Why is the TATA box not actually as important as we initially thought it was?

Answer 31

It isn’t as important because transcription does not occur linearlly.

Question 32

What makes it advantageous for the general transcription factors and RNA pol II to come together so that RNA pol II can proceed from initiation to elongation?

Answer 32

The proximal binding sites and the proteins that interact with them (to activate the transcription of downstream genes) and far upstream and downstream cis-regulatory elements (enhancers) are brought together by the mediator so that the region is more advantageous to bind the general transcription factors and RNA pol II.

Question 33

What are alleles?

Answer 33

They are variants of genes on different chromosomes.

Question 34

How can two alleles respond to an enhancer at the same time?

Answer 34

Both alleles can be brought together by RNA pol II/mediator complexs in the same liquid-liquid condensate so that they can be activated at the same time.

Question 35

What are P-granules?

Answer 35

P-granules are liquids made up of RNA and proteins.

Question 36

What are P-granules important for?

Answer 36

P-granules (through phase separation, phase transition, or formation of liquid-liquid) bring together very important proteins so that they can actually carry out their function.

Question 37

How do P-granules behave (metaphorically)?

Answer 37

They behave like drop of baslsamic vinegar in oil.

Question 38

What is enhancer RNA?

Answer 38

It is RNA being made at regions in enhancers.

Question 39

What can you see if you mark the mediator with JF646 and RNA pol II with Dendra2 and then later block transcription?
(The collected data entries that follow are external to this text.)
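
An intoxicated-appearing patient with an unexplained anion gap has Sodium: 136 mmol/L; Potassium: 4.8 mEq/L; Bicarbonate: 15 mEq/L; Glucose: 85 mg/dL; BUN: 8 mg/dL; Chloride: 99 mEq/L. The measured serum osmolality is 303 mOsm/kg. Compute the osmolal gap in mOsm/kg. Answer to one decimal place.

23.4 mOsm/kg

Calculated osmolality = 2·Na + glucose/18 + BUN/2.8
= 2·136 + 85/18 + 8/2.8
= 272 + 4.72 + 2.86
= 279.58 mOsm/kg ≈ 279.6 mOsm/kg
Osmolar gap = measured − calculated = 303 − 279.6 = 23.4 mOsm/kg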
What does this indicate?

Answer 39

You can see that the mediator and RNA pol II are together within the cell at sites of initiation. When you block transcription, these sites go away. This indicates that the sites are dependent on transcription.

Question 40

Why may intrinsically disordered domains be critical for the liquid-liquid condensates containing the mediator and RNA pol II?

Answer 40

The elements required for transcription are found in this condensate, and since they are intrinsically disordered, a chromosome can leap into them and be activated by all of the necessary components for transcription.